Here is an excerpt from KenG's post.


The way that could work here is, there might be N different vaccines being tested, but only the one with the best results gets reported. If N=20, and the one being reported achieves a 95% confidence level, then that really doesn't mean anything-- but it might be reported that we have 95% confidence the vaccine works.

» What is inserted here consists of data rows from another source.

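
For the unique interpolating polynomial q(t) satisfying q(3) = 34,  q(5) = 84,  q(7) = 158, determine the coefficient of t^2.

Build the Lagrange basis polynomials:
L_0(t) = (t - 5)(t - 7) / [8] = (1/8)t^2 - (3/2)t + 35/8
L_1(t) = (t - 3)(t - 7) / [-4] = -(1/4)t^2 + (5/2)t - 21/4
L_2(t) = (t - 3)(t - 5) / [8] = (1/8)t^2 - t + 15/8
q(t) = 34·L_0 + 84·L_1 + 158·L_2
Only the coefficient of t^2 is needed; take it from each L_i and combine:
34·(1/8) + 84·(-1/4) + 158·(1/8) = 3

3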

As you may note, his "N" is measuring something different than your "N". And his point is valid. 95% confidence means there is only a one in twenty chance that we would see the observed results just due to luck, if the vaccine were actually useless. And if 20 (independent - perhaps this word should have been included in KenG's post) vaccines are being tested, then you would expect to get positive results from one of them, with 95% confidence, even if all 20 are completely useless.

Ken G
2015-Aug-02, 01:26 PM
Yes. I'll admit that 16 vs. 0 cases in cohorts numbering about 3600 sounds pretty good. The WHO expects at least 75% efficacy, but what confidence level is this? If it's 95%, then we need to know how many other vaccines were being tried by all the other nations and pharma companies, before we can believe that 75% minimum. Of course, if the efficacy is lower, they can always make further modifications to improve it, so I'm not saying this isn't a good thing-- merely that statistical interpretations can be slippery.

JohnD
2015-Aug-08, 04:25 PM
Apologies, Ken and thanks, demeter. Your N was the number of vaccines tested, not the number of subjects.
But I think my other comments, that this is a pretty good, in fact spectacularly good, result, to contain a continuing and devastating epidemic.
But not as good when the objective is prevention and the recipients could be a whole population.

John

Ken G
2015-Aug-08, 06:19 PM
I don't dispute this is very promising. I'm just saying that the conclusion from the other thread was, one can never actually assess the significance of a statistical outcome until one has a firm idea of the true size of the sample from which it was drawn. That can be very hard to do, given that null results never make it to the light of day! So the more reliable way to avoid disappointment is to reserve judgement of the efficacy until it is replicated by a study that focuses just on it, when it is no longer cherry-picked from a much larger body of potential outcomes. Until that happens, we can't assess its true significance, but there's no question that replication should be a top priority, and resources should be moved in the direction of reaching fruition of this potential game-changer.

BigDon
2015-Aug-11, 02:56 PM
Will the technique used here be able to produce a vaccine against Ebola's bigger, meaner brother Marburg?